The math here is complex, unless you're a whiz at integral calculus. So let's look at things another way: When dividends are rising, the expected return equals the current yield plus the dividend growth rate. In the previous example, when you adjust the stock price to allow for dividend growth, the current yield falls to 2% ($50/$1). But the expected return doesn't change: It's 5% either from a fixed dividend that yields 5% now or from a 2% dividend growing at a 3% annual rate. What we now have is a wonderful tool for comparison-shopping among stocks.

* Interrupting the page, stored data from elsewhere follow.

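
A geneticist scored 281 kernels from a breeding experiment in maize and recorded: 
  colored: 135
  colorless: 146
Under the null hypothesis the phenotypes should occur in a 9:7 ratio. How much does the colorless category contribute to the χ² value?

Expected counts for N = 281 under a 9:7 ratio (total parts = 16):
  colored: 281 × 9/16 = 158.0625
  colorless: 281 × 7/16 = 122.9375
Contribution of colorless: (146 − 122.9375)² / 122.9375 = 4.3264

4.326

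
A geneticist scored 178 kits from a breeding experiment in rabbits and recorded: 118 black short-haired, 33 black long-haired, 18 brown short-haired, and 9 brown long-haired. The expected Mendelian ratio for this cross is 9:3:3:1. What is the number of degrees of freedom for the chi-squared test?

A goodness-of-fit test with 4 phenotype classes has df = 4 − 1 = 3.

3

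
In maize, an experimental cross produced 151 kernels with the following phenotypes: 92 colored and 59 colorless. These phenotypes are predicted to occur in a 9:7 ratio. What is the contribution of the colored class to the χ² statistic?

0.587

Total ratio parts = 16. Expected numbers out of 151:
  colored: 151 × 9/16 = 84.9375
  colorless: 151 × 7/16 = 66.0625
Contribution of colored: (92 − 84.9375)² / 84.9375 = 0.5872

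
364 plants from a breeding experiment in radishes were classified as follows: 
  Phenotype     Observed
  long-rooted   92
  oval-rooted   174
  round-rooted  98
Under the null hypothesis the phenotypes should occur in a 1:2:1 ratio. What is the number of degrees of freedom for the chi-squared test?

2

A goodness-of-fit test with 3 phenotype classes has df = 3 − 1 = 2.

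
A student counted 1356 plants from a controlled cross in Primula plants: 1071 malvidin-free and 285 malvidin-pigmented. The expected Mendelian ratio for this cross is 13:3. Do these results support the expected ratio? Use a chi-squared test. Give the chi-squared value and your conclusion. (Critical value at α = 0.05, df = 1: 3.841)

4.577; not consistent

Total ratio parts = 16. Expected numbers out of 1356:
  malvidin-free: 1356 × 13/16 = 1101.75
  malvidin-pigmented: 1356 × 3/16 = 254.25
χ² = Σ (O − E)² / E
  malvidin-free: (1071 − 1101.75)² / 1101.75 = 0.8582
  malvidin-pigmented: (285 − 254.25)² / 254.25 = 3.7190
χ² = 0.8582 + 3.7190 = 4.5772 ≈ 4.577
Degrees of freedom = 2 − 1 = 1; critical value at α = 0.05 is 3.841.
Since 4.577 > 3.841, we reject the null hypothesis — the data do not fit the 13:3 ratio.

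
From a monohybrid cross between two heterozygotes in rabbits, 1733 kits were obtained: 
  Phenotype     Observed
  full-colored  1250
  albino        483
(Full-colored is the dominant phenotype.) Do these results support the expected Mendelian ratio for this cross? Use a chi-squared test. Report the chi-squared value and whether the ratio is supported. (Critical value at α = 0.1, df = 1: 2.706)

For a monohybrid cross between heterozygotes with complete dominance, the expected phenotypic ratio is 3:1.
Under the 3:1 hypothesis (Σ ratio = 4, N = 1733):
  full-colored: 1733 × 3/4 = 1299.75
  albino: 1733 × 1/4 = 433.25
χ² = Σ (O − E)² / E
  full-colored: (1250 − 1299.75)² / 1299.75 = 1.9043
  albino: (483 − 433.25)² / 433.25 = 5.7128
χ² = 1.9043 + 5.7128 = 7.6171 ≈ 7.617
Degrees of freedom = 2 − 1 = 1; critical value at α = 0.1 is 2.706.
Since 7.617 > 2.706, we reject the null hypothesis — the data do not fit the 3:1 ratio.

7.617; not consistent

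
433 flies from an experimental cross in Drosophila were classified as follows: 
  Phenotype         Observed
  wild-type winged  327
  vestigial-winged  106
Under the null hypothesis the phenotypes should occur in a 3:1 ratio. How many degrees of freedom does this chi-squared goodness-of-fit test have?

A goodness-of-fit test with 2 phenotype classes has df = 2 − 1 = 1.

1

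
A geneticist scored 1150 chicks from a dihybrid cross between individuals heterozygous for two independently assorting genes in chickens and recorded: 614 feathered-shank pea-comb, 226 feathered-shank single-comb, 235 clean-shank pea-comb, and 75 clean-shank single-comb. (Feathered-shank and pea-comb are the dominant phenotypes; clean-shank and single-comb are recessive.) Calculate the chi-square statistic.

4.047

A dihybrid F₂ with independent assortment and complete dominance at both loci gives a 9:3:3:1 phenotypic ratio.
Expected counts for N = 1150 under a 9:3:3:1 ratio (total parts = 16):
  feathered-shank pea-comb: 1150 × 9/16 = 646.875
  feathered-shank single-comb: 1150 × 3/16 = 215.625
  clean-shank pea-comb: 1150 × 3/16 = 215.625
  clean-shank single-comb: 1150 × 1/16 = 71.875
χ² = Σ (O − E)² / E
  feathered-shank pea-comb: (614 − 646.875)² / 646.875 = 1.6707
  feathered-shank single-comb: (226 − 215.625)² / 215.625 = 0.4992
  clean-shank pea-comb: (235 − 215.625)² / 215.625 = 1.7409
  clean-shank single-comb: (75 − 71.875)² / 71.875 = 0.1359
χ² = 1.6707 + 0.4992 + 1.7409 + 0.1359 = 4.0467 ≈ 4.047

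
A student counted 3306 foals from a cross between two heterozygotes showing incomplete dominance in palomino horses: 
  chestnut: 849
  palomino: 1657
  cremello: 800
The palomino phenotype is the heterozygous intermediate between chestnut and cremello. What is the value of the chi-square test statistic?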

Another wrinkle makes the dividend discount model even more useful. Suppose two companies have similar long-term prospects, but one business is steady while the other has lots of ups and downs. Unless you're a dunce, you'll want a higher return before you invest in the more volatile business. A simple measure of this risk is called beta. If shares in each of my hypothetical companies have 5% expected returns (current yield plus long-term growth rate), the one with the lower beta (less risk) is probably the better investment.
Enough theory. The classic dividend discount model works best when valuing mature companies that pay a hefty portion of their earnings as dividends like the real estate investment trusts in my table. But Williams's ideas can be applied more broadly. The most common wrinkle is substituting cash flow for dividends as an input. The idea here is that it's important to know how much income a company is likely to generate over time, even if you don't know how much will go directly to shareholders. Some analysts even build multistage models that assume growth companies will start paying dividends when they mature, and economists use DDM to compare different types of assets. For now, I'll stick with the basics looking for stocks with above-average expected returns, based on high current yields and growing dividends. The lower the beta, the better.

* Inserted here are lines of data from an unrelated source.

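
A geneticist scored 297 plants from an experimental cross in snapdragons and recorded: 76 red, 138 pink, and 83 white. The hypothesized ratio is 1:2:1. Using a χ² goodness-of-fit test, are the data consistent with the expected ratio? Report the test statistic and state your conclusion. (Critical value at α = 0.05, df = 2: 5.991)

Total ratio parts = 4. Expected numbers out of 297:
  red: 297 × 1/4 = 74.25
  pink: 297 × 2/4 = 148.5
  white: 297 × 1/4 = 74.25
χ² = Σ (O − E)² / E
  red: (76 − 74.25)² / 74.25 = 0.0412
  pink: (138 − 148.5)² / 148.5 = 0.7424
  white: (83 − 74.25)² / 74.25 = 1.0311
χ² = 0.0412 + 0.7424 + 1.0311 = 1.8147 ≈ 1.815
Degrees of freedom = 3 − 1 = 2; critical value at α = 0.05 is 5.991.
Since 1.815 < 5.991, we fail to reject the null hypothesis — the data are consistent with the 1:2:1 ratio.

1.815; consistent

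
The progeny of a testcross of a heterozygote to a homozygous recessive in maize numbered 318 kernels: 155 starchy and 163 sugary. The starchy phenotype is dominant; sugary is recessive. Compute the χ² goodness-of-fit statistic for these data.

A testcross of a heterozygote (Aa × aa) gives a 1:1 phenotypic ratio.
Under the 1:1 hypothesis (Σ ratio = 2, N = 318):
  starchy: 318 × 1/2 = 159
  sugary: 318 × 1/2 = 159
χ² = Σ (O − E)² / E
  starchy: (155 − 159)² / 159 = 0.1006
  sugary: (163 − 159)² / 159 = 0.1006
χ² = 0.1006 + 0.1006 = 0.2012 ≈ 0.201

0.201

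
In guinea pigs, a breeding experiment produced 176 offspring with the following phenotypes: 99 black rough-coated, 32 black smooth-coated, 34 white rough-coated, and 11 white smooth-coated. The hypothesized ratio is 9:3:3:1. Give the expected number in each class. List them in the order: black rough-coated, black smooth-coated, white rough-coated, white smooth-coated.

99, 33, 33, 11

The 9:3:3:1 ratio has 16 parts, so with N = 176 the expected counts are:
  black rough-coated: 176 × 9/16 = 99
  black smooth-coated: 176 × 3/16 = 33
  white rough-coated: 176 × 3/16 = 33
  white smooth-coated: 176 × 1/16 = 11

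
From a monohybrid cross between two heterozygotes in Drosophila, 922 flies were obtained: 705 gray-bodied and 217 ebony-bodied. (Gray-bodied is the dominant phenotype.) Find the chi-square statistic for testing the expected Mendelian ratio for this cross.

For a monohybrid cross between heterozygotes with complete dominance, the expected phenotypic ratio is 3:1.
The 3:1 ratio has 4 parts, so with N = 922 the expected counts are:
  gray-bodied: 922 × 3/4 = 691.5
  ebony-bodied: 922 × 1/4 = 230.5
χ² = Σ (O − E)² / E
  gray-bodied: (705 − 691.5)² / 691.5 = 0.2636
  ebony-bodied: (217 − 230.5)² / 230.5 = 0.7907
χ² = 0.2636 + 0.7907 = 1.0543 ≈ 1.054

1.054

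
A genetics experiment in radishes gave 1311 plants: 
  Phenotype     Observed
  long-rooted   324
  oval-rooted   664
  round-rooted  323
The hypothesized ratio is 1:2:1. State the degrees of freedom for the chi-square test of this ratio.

2

A goodness-of-fit test with 3 phenotype classes has df = 3 − 1 = 2.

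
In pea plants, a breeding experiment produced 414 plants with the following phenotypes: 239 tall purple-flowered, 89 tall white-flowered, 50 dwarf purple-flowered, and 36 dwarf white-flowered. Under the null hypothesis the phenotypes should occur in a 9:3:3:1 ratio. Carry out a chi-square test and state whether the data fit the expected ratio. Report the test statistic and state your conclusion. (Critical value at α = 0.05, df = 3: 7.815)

15.621; not consistent

Total ratio parts = 16. Expected numbers out of 414:
  tall purple-flowered: 414 × 9/16 = 232.875
  tall white-flowered: 414 × 3/16 = 77.625
  dwarf purple-flowered: 414 × 3/16 = 77.625
  dwarf white-flowered: 414 × 1/16 = 25.875
χ² = Σ (O − E)² / E
  tall purple-flowered: (239 − 232.875)² / 232.875 = 0.1611
  tall white-flowered: (89 − 77.625)² / 77.625 = 1.6669
  dwarf purple-flowered: (50 − 77.625)² / 77.625 = 9.8311
  dwarf white-flowered: (36 − 25.875)² / 25.875 = 3.9620
χ² = 0.1611 + 1.6669 + 9.8311 + 3.9620 = 15.6211 ≈ 15.621
Degrees of freedom = 4 − 1 = 3; critical value at α = 0.05 is 7.815.
Since 15.621 > 7.815, we reject the null hypothesis — the data do not fit the 9:3:3:1 ratio.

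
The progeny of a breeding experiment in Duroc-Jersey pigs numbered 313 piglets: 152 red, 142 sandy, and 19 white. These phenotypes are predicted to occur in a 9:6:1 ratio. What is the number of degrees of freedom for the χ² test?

2

A goodness-of-fit test with 3 phenotype classes has df = 3 − 1 = 2.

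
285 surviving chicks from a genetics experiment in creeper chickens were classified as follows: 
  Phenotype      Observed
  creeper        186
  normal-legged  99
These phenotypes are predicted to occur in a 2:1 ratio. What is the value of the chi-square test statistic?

The 2:1 ratio has 3 parts, so with N = 285 the expected counts are:
  creeper: 285 × 2/3 = 190
  normal-legged: 285 × 1/3 = 95
χ² = Σ (O − E)² / E
  creeper: (186 − 190)² / 190 = 0.0842
  normal-legged: (99 − 95)² / 95 = 0.1684
χ² = 0.0842 + 0.1684 = 0.2526 ≈ 0.253

0.253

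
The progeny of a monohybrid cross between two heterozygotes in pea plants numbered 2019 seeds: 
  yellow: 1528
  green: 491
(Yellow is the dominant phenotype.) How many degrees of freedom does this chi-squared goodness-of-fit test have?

1

For a monohybrid cross between heterozygotes with complete dominance, the expected phenotypic ratio is 3:1.
A goodness-of-fit test with 2 phenotype classes has df = 2 − 1 = 1.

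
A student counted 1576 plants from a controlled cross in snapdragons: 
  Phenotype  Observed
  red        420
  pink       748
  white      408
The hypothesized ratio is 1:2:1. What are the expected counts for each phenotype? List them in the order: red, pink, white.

394, 788, 394

Total ratio parts = 4. Expected numbers out of 1576:
  red: 1576 × 1/4 = 394
  pink: 1576 × 2/4 = 788
  white: 1576 × 1/4 = 394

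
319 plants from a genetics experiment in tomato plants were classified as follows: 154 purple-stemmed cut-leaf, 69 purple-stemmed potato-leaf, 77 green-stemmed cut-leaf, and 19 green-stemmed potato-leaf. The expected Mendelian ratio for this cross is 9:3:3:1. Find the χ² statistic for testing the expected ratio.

10.000

Under the 9:3:3:1 hypothesis (Σ ratio = 16, N = 319):
  purple-stemmed cut-leaf: 319 × 9/16 = 179.4375
  purple-stemmed potato-leaf: 319 × 3/16 = 59.8125
  green-stemmed cut-leaf: 319 × 3/16 = 59.8125
  green-stemmed potato-leaf: 319 × 1/16 = 19.9375
χ² = Σ (O − E)² / E
  purple-stemmed cut-leaf: (154 − 179.4375)² / 179.4375 = 3.6061
  purple-stemmed potato-leaf: (69 − 59.8125)² / 59.8125 = 1.4112
  green-stemmed cut-leaf: (77 − 59.8125)² / 59.8125 = 4.9389
  green-stemmed potato-leaf: (19 − 19.9375)² / 19.9375 = 0.0441
χ² = 3.6061 + 1.4112 + 4.9389 + 0.0441 = 10.0003 ≈ 10.000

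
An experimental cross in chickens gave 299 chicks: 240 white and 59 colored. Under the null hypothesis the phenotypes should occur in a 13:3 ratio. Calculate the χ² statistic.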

As you might expect, the pickings are rather slim. In an initial screen, I searched for companies with market values of over $1.5 billion and yields greater than 3%. I was left with only 150 qualifiers out of 6,000 stocks. Then I added tougher criteria. I set my expected return minimum at 15%. (Over time, dividend growth and earnings growth should be roughly the same, so DDM mavens add current yield to earnings growth projections to get this number.) I wanted historical dividend growth to be at least 6% annually, and to minimize the risk of dividend cuts I wanted current earnings to be at least 25% above current dividends.
Running those numbers left me with 22 companies and a surprise: a few big names (Caterpillar (CAT), Dana (DCN), Philip Morris (MO)), but more than half my finalists were REITs. And when I looked for stocks with the lowest betas, the REITs moved to the top of the list.

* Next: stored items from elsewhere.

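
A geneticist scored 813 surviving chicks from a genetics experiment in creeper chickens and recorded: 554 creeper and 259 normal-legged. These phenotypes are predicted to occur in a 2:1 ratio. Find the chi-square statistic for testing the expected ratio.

0.797

The 2:1 ratio has 3 parts, so with N = 813 the expected counts are:
  creeper: 813 × 2/3 = 542
  normal-legged: 813 × 1/3 = 271
χ² = Σ (O − E)² / E
  creeper: (554 − 542)² / 542 = 0.2657
  normal-legged: (259 − 271)² / 271 = 0.5314
χ² = 0.2657 + 0.5314 = 0.7971 ≈ 0.797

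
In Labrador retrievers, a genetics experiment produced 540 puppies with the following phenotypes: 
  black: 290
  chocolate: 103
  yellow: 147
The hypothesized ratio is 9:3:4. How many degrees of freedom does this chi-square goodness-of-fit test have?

A goodness-of-fit test with 3 phenotype classes has df = 3 − 1 = 2.

2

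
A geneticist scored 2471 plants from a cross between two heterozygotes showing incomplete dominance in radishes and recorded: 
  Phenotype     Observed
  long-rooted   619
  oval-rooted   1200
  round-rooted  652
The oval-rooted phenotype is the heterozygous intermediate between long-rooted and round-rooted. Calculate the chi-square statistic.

With incomplete dominance, a heterozygote × heterozygote cross gives a 1:2:1 phenotypic ratio.
The 1:2:1 ratio has 4 parts, so with N = 2471 the expected counts are:
  long-rooted: 2471 × 1/4 = 617.75
  oval-rooted: 2471 × 2/4 = 1235.5
  round-rooted: 2471 × 1/4 = 617.75
χ² = Σ (O − E)² / E
  long-rooted: (619 − 617.75)² / 617.75 = 0.0025
  oval-rooted: (1200 − 1235.5)² / 1235.5 = 1.0200
  round-rooted: (652 − 617.75)² / 617.75 = 1.8989
χ² = 0.0025 + 1.0200 + 1.8989 = 2.9214 ≈ 2.921

2.921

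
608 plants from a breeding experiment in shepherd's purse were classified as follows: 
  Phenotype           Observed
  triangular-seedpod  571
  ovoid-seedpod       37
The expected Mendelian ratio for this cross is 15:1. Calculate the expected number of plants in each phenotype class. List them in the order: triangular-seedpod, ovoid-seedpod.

570, 38

Total ratio parts = 16. Expected numbers out of 608:
  triangular-seedpod: 608 × 15/16 = 570
  ovoid-seedpod: 608 × 1/16 = 38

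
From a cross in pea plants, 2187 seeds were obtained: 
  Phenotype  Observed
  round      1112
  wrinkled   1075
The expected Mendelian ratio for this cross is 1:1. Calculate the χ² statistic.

0.626

The 1:1 ratio has 2 parts, so with N = 2187 the expected counts are:
  round: 2187 × 1/2 = 1093.5
  wrinkled: 2187 × 1/2 = 1093.5
χ² = Σ (O − E)² / E
  round: (1112 − 1093.5)² / 1093.5 = 0.3130
  wrinkled: (1075 − 1093.5)² / 1093.5 = 0.3130
χ² = 0.3130 + 0.3130 = 0.626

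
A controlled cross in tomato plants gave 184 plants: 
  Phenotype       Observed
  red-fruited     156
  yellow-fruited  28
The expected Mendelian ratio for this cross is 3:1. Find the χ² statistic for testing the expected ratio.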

Instead of being nervous, I'm reassured. I like REITs. (I wrote about them in this space back in September 1999. On average, that portfolio of 11 stocks has gained about 13%.) They're unique, with characteristics of both stocks and bonds which is probably why they're so appealing in DDM terms today. But the REITs in my table don't just have high yields. Compared with the S&P medians, they also come with higher expected returns, analysts like them better, and they carry significantly less risk. If you prefer a mutual fund, Vanguard has a REIT index offering that combines diversification with low fees.
And about that DDM Web site: dividenddiscountmodel.com is a convenient place to apply some of the ideas I've discussed, and links to the Zacks database let you analyze any stock in DDM terms. There's good value here even if the sponsor of the site is Duke-Weeks, one of the REITs in my table.